Esteban Bayona

Personal information
- Full name: Orlando Esteban Bayona
- Date of birth: November 25, 1983 (age 42)
- Place of birth: Bogotá, Colombia
- Height: 1.83 m (6 ft 0 in)
- Position: Forward

Youth career
- 2006–2008: Incarnate Word Cardinals

Senior career*
- Years: Team / Apps / (Gls)
- 2009–2011: Laredo Heat / 39 / (35)
- 2012–2013: San Antonio Scorpions / 44 / (15)
- 2014: BÍ/Bolungarvík / 8 / (6)

= Esteban Bayona =

American-Colombian footballer (born 1983)

Orlando Esteban Bayona (born November 25, 1983) is an American-Colombian former footballer.

==Career==

===College and amateur===
Bayona played his college soccer at the University of the Incarnate Word between 2006 and 2008, where he is ranked 38th all-time in the soccer program history with 38 points (16 goals, 6 assists). He was named UIW offensive player of the year in 2006.

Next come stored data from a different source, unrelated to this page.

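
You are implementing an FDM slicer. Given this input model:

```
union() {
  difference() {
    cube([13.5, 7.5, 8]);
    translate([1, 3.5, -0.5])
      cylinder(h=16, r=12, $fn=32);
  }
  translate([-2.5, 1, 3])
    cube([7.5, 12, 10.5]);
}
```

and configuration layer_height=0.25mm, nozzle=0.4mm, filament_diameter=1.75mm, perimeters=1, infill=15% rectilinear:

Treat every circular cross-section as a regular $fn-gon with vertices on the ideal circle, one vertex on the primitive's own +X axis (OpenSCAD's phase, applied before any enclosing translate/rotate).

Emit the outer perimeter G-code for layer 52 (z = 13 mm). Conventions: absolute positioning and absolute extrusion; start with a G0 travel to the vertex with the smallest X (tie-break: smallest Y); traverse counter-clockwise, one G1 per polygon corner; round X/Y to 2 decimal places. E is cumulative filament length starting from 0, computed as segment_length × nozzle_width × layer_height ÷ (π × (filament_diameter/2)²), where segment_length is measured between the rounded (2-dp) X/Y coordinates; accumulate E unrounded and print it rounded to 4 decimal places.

At z = 13 mm: the cube is absent (z outside [0, 8]); the cylinder at (1, 3.5): section is a regular 32-gon, circumradius r=12; After the difference (first − rest): the first operand is absent here, so nothing remains; the 7.5×12 cube at (-2.5, 1) contributes its full rectangle; Merging all regions: only the 7.5×12 cube at (-2.5, 1) is present, so the union is just that shape — 1 connected region. The outline is a single polygon with 4 vertices. Extrusion per mm of travel: 0.4 × 0.25 / (π × 0.875²) = 0.041575. Accumulating E over each segment gives final E = 1.6214.

G0 X-2.50 Y1.00 Z13.00
G1 X5.00 Y1.00 E0.3118
G1 X5.00 Y13.00 E0.8107
G1 X-2.50 Y13.00 E1.1225
G1 X-2.50 Y1.00 E1.6214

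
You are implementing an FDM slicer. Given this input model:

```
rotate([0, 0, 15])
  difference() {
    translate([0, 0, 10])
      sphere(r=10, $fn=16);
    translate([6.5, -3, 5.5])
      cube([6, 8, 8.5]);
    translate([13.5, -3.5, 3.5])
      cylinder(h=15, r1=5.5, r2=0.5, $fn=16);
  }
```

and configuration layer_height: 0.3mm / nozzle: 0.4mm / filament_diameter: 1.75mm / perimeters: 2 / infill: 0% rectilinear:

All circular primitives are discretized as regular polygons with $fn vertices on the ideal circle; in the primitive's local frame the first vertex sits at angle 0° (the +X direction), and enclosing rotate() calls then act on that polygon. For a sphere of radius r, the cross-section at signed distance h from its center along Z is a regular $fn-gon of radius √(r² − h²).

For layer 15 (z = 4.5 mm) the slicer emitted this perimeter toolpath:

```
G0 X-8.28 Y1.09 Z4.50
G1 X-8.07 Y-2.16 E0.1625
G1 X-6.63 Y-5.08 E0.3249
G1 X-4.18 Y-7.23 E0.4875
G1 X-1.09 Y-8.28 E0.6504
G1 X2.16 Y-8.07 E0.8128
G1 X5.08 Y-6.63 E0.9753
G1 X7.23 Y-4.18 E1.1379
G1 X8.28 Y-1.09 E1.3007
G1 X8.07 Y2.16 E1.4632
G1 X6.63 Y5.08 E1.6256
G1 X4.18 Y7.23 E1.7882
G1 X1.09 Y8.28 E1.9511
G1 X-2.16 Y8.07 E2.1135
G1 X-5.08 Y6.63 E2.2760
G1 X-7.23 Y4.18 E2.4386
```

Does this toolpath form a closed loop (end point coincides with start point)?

no

Start point (G0): (-8.28, 1.09). End point (last G1): the path does not return to the start — open.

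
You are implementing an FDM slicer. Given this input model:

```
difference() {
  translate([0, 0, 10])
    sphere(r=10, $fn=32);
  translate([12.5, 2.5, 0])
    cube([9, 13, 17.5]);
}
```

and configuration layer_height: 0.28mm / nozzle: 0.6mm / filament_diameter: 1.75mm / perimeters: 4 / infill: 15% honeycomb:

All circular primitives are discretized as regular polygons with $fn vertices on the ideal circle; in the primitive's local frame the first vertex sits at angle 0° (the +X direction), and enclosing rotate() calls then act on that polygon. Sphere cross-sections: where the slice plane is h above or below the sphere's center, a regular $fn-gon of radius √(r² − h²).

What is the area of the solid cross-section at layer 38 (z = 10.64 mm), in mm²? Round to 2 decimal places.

310.87 mm²

At z = 10.64 mm: the r=10 sphere contributes a regular 32-gon of circumradius √(10²−0.64²) = 9.979 (area = (32/2)·9.979²·sin(360°/32) = 310.87 mm²); the cube at (12.5, 2.5) (footprint 9×13) is included at this height (area 117.00 mm²); Taking the first minus the rest: starting from the r=10 sphere (310.87 mm²), the 9×13 cube at (12.5, 2.5) misses the remaining region (no effect) — area = 310.87 mm². Overall, the cross-section is a single solid region. Net area = 310.87 mm².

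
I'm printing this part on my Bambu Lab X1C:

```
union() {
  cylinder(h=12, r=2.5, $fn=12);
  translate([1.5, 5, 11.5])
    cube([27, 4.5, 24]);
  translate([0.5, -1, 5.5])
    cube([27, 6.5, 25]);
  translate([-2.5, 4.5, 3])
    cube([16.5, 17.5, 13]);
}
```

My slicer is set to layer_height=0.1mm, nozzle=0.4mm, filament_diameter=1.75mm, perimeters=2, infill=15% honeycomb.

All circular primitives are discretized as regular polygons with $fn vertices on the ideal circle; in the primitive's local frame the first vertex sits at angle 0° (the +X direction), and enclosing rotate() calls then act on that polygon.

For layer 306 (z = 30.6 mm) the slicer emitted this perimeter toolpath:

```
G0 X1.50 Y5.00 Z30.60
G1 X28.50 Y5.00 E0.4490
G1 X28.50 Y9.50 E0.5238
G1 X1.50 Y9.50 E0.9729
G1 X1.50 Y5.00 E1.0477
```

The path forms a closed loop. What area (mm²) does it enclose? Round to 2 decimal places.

121.50 mm²

Apply the shoelace formula to the sequence of (X, Y) vertices; enclosed area = 121.50 mm².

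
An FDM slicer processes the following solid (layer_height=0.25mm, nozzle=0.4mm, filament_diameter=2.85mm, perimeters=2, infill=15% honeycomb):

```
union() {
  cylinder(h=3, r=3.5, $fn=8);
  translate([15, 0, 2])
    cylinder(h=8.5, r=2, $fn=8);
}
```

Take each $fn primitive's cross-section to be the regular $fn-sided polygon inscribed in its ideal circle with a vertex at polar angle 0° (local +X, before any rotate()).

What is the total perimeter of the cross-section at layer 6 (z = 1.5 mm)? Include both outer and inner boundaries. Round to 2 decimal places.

21.43 mm

At z = 1.5 mm: the r=3.5 cylinder contributes a regular 8-gon of circumradius 3.5 (perimeter = 2·8·3.500·sin(180°/8) = 21.43 mm); the cylinder at (15, 0) is not intersected at this z (z outside [2, 10.5]); Taking the union: only the r=3.5 cylinder is present, so the union is just that shape — boundary = 21.43 mm. Overall, the cross-section is a single solid region. Total boundary length (outer) = 21.43 mm.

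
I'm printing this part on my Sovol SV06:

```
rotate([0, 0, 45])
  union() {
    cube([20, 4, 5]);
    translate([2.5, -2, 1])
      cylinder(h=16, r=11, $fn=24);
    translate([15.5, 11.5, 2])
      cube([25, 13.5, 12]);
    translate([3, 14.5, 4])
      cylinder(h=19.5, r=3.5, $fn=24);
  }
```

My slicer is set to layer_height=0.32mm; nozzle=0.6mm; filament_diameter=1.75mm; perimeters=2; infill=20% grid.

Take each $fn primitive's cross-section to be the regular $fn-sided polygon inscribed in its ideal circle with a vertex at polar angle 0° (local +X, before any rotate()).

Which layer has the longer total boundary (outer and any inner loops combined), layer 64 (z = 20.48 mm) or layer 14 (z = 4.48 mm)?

layer 14 (z = 4.48 mm)

Layer 64 (z = 20.48): the cube is not intersected at this z (z outside [0, 5]); the cylinder at (2.5, -2) does not reach this height (z outside [1, 17]); the cube at (15.5, 11.5) does not reach this height (z outside [2, 14]); the r=3.5 cylinder at (3, 14.5) gives a regular 24-gon of circumradius 3.5 (constant along its height) (perimeter = 2·24·3.500·sin(180°/24) = 21.93 mm); Merging all regions: only the r=3.5 cylinder at (3, 14.5) is present, so the union is just that shape — boundary = 21.93 mm; (rotated 45° about Z; rotation is an isometry so areas/perimeters/island counts are preserved). So its perimeter = 21.93 mm. Layer 14 (z = 4.48): the cube (footprint 20×4) is included at this height (perimeter 48.00 mm); the cylinder at (2.5, -2): section is a regular 24-gon, circumradius r=11 (perimeter = 2·24·11.000·sin(180°/24) = 68.92 mm); the cube at (15.5, 11.5) (footprint 25×13.5) is included at this height (perimeter 77.00 mm); the cylinder at (3, 14.5): section is a regular 24-gon, circumradius r=3.5 (perimeter = 2·24·3.500·sin(180°/24) = 21.93 mm); Combining (union): the regions partially overlap (shared area 50.44 mm²), so the edge portions inside another operand are dropped and the merged outline is re-measured after clipping — boundary = 182.61 mm; (rotated 45° about Z; rotation is an isometry so areas/perimeters/island counts are preserved). So its perimeter = 182.61 mm. Layer 14 is larger (182.61 vs 21.93 mm).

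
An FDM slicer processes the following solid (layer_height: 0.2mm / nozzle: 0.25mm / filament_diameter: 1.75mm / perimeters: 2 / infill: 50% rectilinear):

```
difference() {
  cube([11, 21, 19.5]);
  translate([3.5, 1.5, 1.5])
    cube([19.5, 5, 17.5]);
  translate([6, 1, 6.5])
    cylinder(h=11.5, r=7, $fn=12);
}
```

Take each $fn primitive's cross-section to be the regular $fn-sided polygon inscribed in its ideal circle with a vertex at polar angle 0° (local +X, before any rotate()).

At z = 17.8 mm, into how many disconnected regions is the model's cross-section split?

At z = 17.8 mm: the cube is present — its section is the full 11×21 rectangle; the cube at (3.5, 1.5) (footprint 19.5×5) is included at this height; the r=7 cylinder at (6, 1) contributes a regular 12-gon of circumradius 7; After the difference (first − rest): starting from the 11×21 cube, the 19.5×5 cube at (3.5, 1.5) partially overlaps it — only the 37.50 mm² overlap (of its 97.50 mm²) is removed, clipping the outline; the r=7 cylinder at (6, 1) partially overlaps it — only the 39.66 mm² overlap (of its 147.00 mm²) is removed, clipping the outline — 1 connected region. The result has 1 disconnected region.

1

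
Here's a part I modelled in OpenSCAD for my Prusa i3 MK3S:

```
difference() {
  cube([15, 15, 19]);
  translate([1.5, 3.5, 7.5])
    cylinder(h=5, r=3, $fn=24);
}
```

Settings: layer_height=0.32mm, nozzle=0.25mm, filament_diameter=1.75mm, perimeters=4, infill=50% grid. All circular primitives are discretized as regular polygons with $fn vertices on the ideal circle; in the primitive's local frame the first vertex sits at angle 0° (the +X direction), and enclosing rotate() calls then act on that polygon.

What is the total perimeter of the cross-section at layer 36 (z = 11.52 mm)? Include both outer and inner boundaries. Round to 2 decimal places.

At z = 11.52 mm: the cube (footprint 15×15) is included at this height (perimeter 60.00 mm); the r=3 cylinder at (1.5, 3.5) gives a regular 24-gon of circumradius 3 (constant along its height) (perimeter = 2·24·3.000·sin(180°/24) = 18.80 mm); Taking the first minus the rest: starting from the 15×15 cube, the r=3 cylinder at (1.5, 3.5) partially overlaps it — only the 22.53 mm² overlap (of its 27.95 mm²) is removed, clipping the outline — boundary = 67.33 mm. Overall, the cross-section is a single solid region. Total boundary length (outer) = 67.33 mm.

67.33 mm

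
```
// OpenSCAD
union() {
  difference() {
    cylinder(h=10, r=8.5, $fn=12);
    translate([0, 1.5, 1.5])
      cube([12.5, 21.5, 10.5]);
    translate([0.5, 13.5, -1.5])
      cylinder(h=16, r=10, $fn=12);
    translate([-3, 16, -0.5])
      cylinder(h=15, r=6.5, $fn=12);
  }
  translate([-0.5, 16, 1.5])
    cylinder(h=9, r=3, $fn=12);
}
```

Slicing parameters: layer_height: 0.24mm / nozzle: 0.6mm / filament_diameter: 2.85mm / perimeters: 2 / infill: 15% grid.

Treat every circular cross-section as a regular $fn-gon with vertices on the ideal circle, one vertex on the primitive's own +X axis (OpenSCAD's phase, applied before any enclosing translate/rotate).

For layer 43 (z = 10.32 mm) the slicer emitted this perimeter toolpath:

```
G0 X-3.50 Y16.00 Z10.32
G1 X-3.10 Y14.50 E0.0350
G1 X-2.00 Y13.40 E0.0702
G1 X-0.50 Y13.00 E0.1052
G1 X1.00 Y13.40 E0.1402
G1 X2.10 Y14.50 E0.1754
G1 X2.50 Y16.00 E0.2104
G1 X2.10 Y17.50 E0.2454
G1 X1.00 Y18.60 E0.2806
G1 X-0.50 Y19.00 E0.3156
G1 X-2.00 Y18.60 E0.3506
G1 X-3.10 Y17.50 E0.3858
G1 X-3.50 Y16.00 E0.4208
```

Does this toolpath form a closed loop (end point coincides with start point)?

Start point (G0): (-3.50, 16.00). End point (last G1): the path returns to the start — closed.

yes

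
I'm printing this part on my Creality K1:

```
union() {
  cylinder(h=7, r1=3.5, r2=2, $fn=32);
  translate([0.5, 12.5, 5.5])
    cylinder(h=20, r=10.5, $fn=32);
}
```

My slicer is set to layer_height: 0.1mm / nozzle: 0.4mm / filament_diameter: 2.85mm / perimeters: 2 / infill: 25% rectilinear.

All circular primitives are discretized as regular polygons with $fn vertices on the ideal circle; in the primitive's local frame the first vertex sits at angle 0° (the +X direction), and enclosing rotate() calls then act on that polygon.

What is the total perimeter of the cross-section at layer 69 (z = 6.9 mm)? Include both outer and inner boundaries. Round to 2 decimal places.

78.55 mm

At z = 6.9 mm: the cone: at t=0.986 of its height the radius interpolates to r₁+(r₂−r₁)t = 2.021, giving a regular 32-gon of that circumradius (perimeter = 2·32·2.021·sin(180°/32) = 12.68 mm); the r=10.5 cylinder at (0.5, 12.5) contributes a regular 32-gon of circumradius 10.5 (perimeter = 2·32·10.500·sin(180°/32) = 65.87 mm); Taking the union: the 2 present regions are separate (no shared area or edge), so areas and boundary lengths simply add and each stays a separate island — boundary = 78.55 mm. Overall, the cross-section has 2 separate islands. Total boundary length (outer) = 78.55 mm.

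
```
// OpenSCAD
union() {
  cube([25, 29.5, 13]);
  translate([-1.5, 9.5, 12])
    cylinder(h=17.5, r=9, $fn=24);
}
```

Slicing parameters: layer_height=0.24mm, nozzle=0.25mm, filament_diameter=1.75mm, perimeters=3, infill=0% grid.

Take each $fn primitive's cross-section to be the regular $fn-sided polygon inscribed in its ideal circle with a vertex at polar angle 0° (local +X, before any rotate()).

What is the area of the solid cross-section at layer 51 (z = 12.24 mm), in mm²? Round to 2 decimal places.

At z = 12.24 mm: the 25×29.5 cube contributes its full rectangle (area 737.50 mm²); the r=9 cylinder at (-1.5, 9.5) contributes a regular 24-gon of circumradius 9 (area = (24/2)·9.000²·sin(360°/24) = 251.57 mm²); Taking the union: the regions partially overlap — summed areas 989.07 mm² minus the doubly-counted overlap 99.08 mm² gives 889.99 mm² — area = 889.99 mm². Overall, the cross-section is a single solid region. Net area = 889.99 mm².

889.99 mm²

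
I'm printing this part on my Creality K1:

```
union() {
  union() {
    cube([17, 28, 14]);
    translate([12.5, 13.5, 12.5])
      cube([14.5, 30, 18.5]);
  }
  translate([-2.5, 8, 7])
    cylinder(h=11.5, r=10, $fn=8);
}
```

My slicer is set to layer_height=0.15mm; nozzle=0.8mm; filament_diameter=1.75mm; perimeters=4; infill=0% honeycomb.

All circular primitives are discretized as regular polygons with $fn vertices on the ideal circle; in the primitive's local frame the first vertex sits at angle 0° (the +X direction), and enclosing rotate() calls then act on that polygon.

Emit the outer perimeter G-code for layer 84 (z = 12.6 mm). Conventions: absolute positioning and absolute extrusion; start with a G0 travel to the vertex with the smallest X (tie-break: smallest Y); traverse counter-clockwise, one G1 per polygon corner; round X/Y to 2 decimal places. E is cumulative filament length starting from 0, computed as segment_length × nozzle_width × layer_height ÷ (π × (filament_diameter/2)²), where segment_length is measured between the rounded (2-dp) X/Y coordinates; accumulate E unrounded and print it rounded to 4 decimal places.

At z = 12.6 mm: the 17×28 cube contributes its full rectangle; the cube at (12.5, 13.5) is present — its section is the full 14.5×30 rectangle; Taking the union: the regions partially overlap (shared area 65.25 mm²), so overlapping operands fuse into one piece — 1 connected region; the r=10 cylinder at (-2.5, 8) contributes a regular 8-gon of circumradius 10; Combining (union): the regions partially overlap (shared area 92.89 mm²), so overlapping operands fuse into one piece — 1 connected region. The outline is a single polygon with 14 vertices. Extrusion per mm of travel: 0.8 × 0.15 / (π × 0.875²) = 0.049890. Accumulating E over each segment gives final E = 7.9953.

G0 X-12.50 Y8.00 Z12.60
G1 X-9.57 Y0.93 E0.3818
G1 X-2.50 Y-2.00 E0.7636
G1 X2.33 Y0.00 E1.0244
G1 X17.00 Y0.00 E1.7563
G1 X17.00 Y13.50 E2.4298
G1 X27.00 Y13.50 E2.9287
G1 X27.00 Y43.50 E4.4255
G1 X12.50 Y43.50 E5.1489
G1 X12.50 Y28.00 E5.9222
G1 X0.00 Y28.00 E6.5458
G1 X0.00 Y16.96 E7.0966
G1 X-2.50 Y18.00 E7.2317
G1 X-9.57 Y15.07 E7.6135
G1 X-12.50 Y8.00 E7.9953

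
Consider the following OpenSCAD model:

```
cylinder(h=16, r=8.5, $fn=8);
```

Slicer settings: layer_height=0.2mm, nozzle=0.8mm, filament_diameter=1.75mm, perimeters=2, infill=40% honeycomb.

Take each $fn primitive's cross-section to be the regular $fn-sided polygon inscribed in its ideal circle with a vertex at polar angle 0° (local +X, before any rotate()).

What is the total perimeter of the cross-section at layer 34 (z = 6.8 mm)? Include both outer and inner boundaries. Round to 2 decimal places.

52.04 mm

At z = 6.8 mm: the cylinder: section is a regular 8-gon, circumradius r=8.5 (perimeter = 2·8·8.500·sin(180°/8) = 52.04 mm). Overall, the cross-section is a single solid region. Total boundary length (outer) = 52.04 mm.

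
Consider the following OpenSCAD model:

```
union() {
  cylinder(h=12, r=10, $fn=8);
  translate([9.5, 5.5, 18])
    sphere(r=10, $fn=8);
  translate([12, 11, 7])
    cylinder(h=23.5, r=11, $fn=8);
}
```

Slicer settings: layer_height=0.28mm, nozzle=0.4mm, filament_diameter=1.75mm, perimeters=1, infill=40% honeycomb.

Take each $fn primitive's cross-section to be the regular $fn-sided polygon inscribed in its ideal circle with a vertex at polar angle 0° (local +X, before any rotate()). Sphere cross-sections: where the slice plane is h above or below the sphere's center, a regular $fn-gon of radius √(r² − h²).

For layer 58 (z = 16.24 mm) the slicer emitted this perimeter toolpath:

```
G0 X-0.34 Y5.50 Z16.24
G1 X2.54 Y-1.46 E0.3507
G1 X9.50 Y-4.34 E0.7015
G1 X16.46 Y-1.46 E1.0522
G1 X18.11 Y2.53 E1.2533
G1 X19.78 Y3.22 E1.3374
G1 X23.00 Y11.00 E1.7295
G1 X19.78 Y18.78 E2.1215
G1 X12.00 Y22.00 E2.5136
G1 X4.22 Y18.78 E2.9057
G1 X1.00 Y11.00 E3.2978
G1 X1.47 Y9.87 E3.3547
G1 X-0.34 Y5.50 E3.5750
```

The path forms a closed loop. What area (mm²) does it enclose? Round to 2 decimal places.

428.14 mm²

Apply the shoelace formula to the sequence of (X, Y) vertices; enclosed area = 428.14 mm².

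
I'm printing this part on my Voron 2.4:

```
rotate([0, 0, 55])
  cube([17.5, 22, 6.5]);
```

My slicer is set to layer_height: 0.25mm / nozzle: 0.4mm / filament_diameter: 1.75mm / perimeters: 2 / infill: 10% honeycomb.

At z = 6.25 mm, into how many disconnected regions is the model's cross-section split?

1

At z = 6.25 mm: the 17.5×22 cube contributes its full rectangle; (whole slice rotated 55° about Z — lengths, areas and connectivity unchanged). The result has 1 disconnected region.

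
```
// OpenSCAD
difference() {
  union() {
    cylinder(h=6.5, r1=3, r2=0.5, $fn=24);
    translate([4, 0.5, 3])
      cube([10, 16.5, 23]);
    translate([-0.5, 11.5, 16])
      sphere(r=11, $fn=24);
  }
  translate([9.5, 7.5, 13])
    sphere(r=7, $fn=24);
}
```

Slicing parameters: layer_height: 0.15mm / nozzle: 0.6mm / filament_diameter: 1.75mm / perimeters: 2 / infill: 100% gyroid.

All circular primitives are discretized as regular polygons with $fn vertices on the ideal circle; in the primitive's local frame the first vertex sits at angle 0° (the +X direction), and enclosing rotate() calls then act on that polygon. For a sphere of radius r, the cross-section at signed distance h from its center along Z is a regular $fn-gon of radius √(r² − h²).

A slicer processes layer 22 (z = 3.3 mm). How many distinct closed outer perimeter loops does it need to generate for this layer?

2

At z = 3.3 mm: the cone: at t=0.508 of its height the radius interpolates to r₁+(r₂−r₁)t = 1.731, giving a regular 24-gon of that circumradius; the cube at (4, 0.5) (footprint 10×16.5) is included at this height; the sphere at (-0.5, 11.5) is not intersected at this z (|z−center|=12.700 > r=11); Merging all regions: the 2 present regions are separate (no shared area or edge), so areas and boundary lengths simply add and each stays a separate island — 2 connected regions; the sphere at (9.5, 7.5) does not reach this height (|z−center|=9.700 > r=7); Taking the first minus the rest: none of the subtracted shapes is present at this height, so the result so far is unchanged — 2 connected regions. The result has 2 disconnected regions.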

After finishing college, Bayona signed with USL Premier Development League club Laredo Heat, who he played for from 2009 to 2011. As a member of the Laredo Heat Bayona was named to the All-Southern Conference Team. At the conclusion of the 2010 season, Bayona was named Laredo Heat Offensive Player of the Year. In 2011, he was on the PDL's top 3 goal scorers.

===Professional===
In March, 2012 Bayona signed his first professional contract with North American Soccer League club San Antonio Scorpions. He later signed with BÍ/Bolungarvík in the Icelandic first division.